I hadn’t been in the office more than a couple of times so far that year – I’d been on vacation, and then I was sick. I went in a couple of times, and then the pandemic really started ramping up, and I started isolating.
It wasn’t official that we needed to yet — the stay at home order would come weeks later — but the people I casually socialize with most are my parents, who live about 3 minutes away. Isolating meant protecting them. Being in an office, where I am randomly exposed to hundreds of people but have no meetings, no fellow team members, and no internal clients seemed like it was not just massively inconvenient for very little upside… but actually foolhardy.
My manager was fine with me not going in.
But the company announced an in-office rotation for that week last year. I was the member of my team selected in “A” position, so I was on the schedule to be in that Monday.

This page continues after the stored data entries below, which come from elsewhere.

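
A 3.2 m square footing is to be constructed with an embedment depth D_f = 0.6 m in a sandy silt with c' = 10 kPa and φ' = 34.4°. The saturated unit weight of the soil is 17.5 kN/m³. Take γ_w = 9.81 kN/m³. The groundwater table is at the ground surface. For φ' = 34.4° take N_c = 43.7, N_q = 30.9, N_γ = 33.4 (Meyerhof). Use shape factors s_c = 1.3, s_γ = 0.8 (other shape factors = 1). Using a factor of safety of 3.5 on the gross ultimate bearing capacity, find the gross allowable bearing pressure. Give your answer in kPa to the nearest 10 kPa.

Water table at ground surface, so effective unit weight γ' = 17.5 − 9.81 = 7.69 kN/m³ is used throughout; overburden q = 7.69 × 0.6 = 4.614 kPa; the same γ' applies in the ½γBN_γ term.
Cohesion term c·N_c·s_c = 10 × 43.7 × 1.3 = 568.1 kPa; surcharge term q·N_q = 4.614 × 30.9 = 142.57 kPa; self-weight term 0.5·γ·B·N_γ·s_γ = 0.5 × 7.69 × 3.2 × 33.4 × 0.8 = 328.76 kPa.
q_ult = 568.1 + 142.57 + 328.76 = 1039.4 kPa.
q_all = 1039.4 / 3.5 = 296.98 kPa.

q_all ≈ 300 kPa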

Normally my manager would not make me go. But there was a lot of scrutiny on it, he said. Which was to say that his manager (and above) wanted butts in seats.
I went in. Of course. But I was pissed off about it, because at that point I’d already been successfully isolated for almost two weeks, and I could theoretically have visited my parents safely, or had them over, or something — and then they sent me into the office.

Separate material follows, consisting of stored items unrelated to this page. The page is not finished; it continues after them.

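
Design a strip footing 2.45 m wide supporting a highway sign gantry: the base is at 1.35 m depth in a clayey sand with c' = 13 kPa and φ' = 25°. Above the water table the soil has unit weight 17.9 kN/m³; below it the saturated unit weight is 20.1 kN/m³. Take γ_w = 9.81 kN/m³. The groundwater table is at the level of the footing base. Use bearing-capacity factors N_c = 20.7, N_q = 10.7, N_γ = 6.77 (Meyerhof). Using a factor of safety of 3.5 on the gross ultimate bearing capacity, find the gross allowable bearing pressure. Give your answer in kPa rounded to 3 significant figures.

q_all ≈ 175 kPa

Overburden at base level: q = 17.9 × 1.35 = 24.165 kPa.
Below the base the soil is submerged, so the ½γBN_γ term uses γ' = 20.1 − 9.81 = 10.29 kN/m³.
Cohesion term c·N_c = 13 × 20.7 = 269.1 kPa; surcharge term q·N_q = 24.165 × 10.7 = 258.57 kPa; self-weight term 0.5·γ·B·N_γ = 0.5 × 10.29 × 2.45 × 6.77 = 85.338 kPa.
q_ult = 269.1 + 258.57 + 85.338 = 613 kPa.
q_all = 613 / 3.5 = 175.14 kPa.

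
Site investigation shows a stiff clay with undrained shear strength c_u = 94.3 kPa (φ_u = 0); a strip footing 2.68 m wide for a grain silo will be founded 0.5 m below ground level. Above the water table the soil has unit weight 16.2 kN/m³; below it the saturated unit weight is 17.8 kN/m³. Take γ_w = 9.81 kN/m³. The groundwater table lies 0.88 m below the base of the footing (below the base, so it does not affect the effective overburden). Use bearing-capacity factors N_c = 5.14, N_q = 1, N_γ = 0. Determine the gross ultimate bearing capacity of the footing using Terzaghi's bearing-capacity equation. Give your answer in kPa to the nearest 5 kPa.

q = γ·D_f = 16.2 × 0.5 = 8.1 kPa.
c·N_c = 94.3 × 5.14 = 484.7 kPa
q·N_q = 8.1 × 1 = 8.1 kPa
q_ult = 484.7 + 8.1 = 492.8 kPa.

q_ult ≈ 495 kPa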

I didn’t know that those weeks were just the top of a very large iceberg.
My boss let me leave the office early that day. Which was good — I needed to stop for gas one last time for what would be — well, the rest of the year actually.
By the time I got home that day, the rotation was already canceled and everyone was working at home for the foreseeable future.
A few weeks later, my state made the stay-at-home order official.
It’s been ups and downs since then. I suspect that’s true for all of us. The sheer exhaustion of pandemic plus political strife. Lightening of restrictions, tightening of restrictions. Offices closed, reopened, reclosed, Jobs lost or pay cuts. Even joyful days, rendered strange by social distancing protocols or bittersweet by the absence of loved ones. Friends or family members lost to the disease.
It’s possible, if we hold on just a little longer, if we can try to do right by one another despite our exhaustion— we might see our way clear.
One year later, I hope that’s the end of the tunnel we see up ahead.
Hang in there, gang. We’ll get there. Just a little longer, doing the right things and keeping each other safe.
We can do it!
In other news…
Happy birthday Mr C!
🎂
Hard to believe it’s been a year. Hopefully, light is at the end of this tunnel.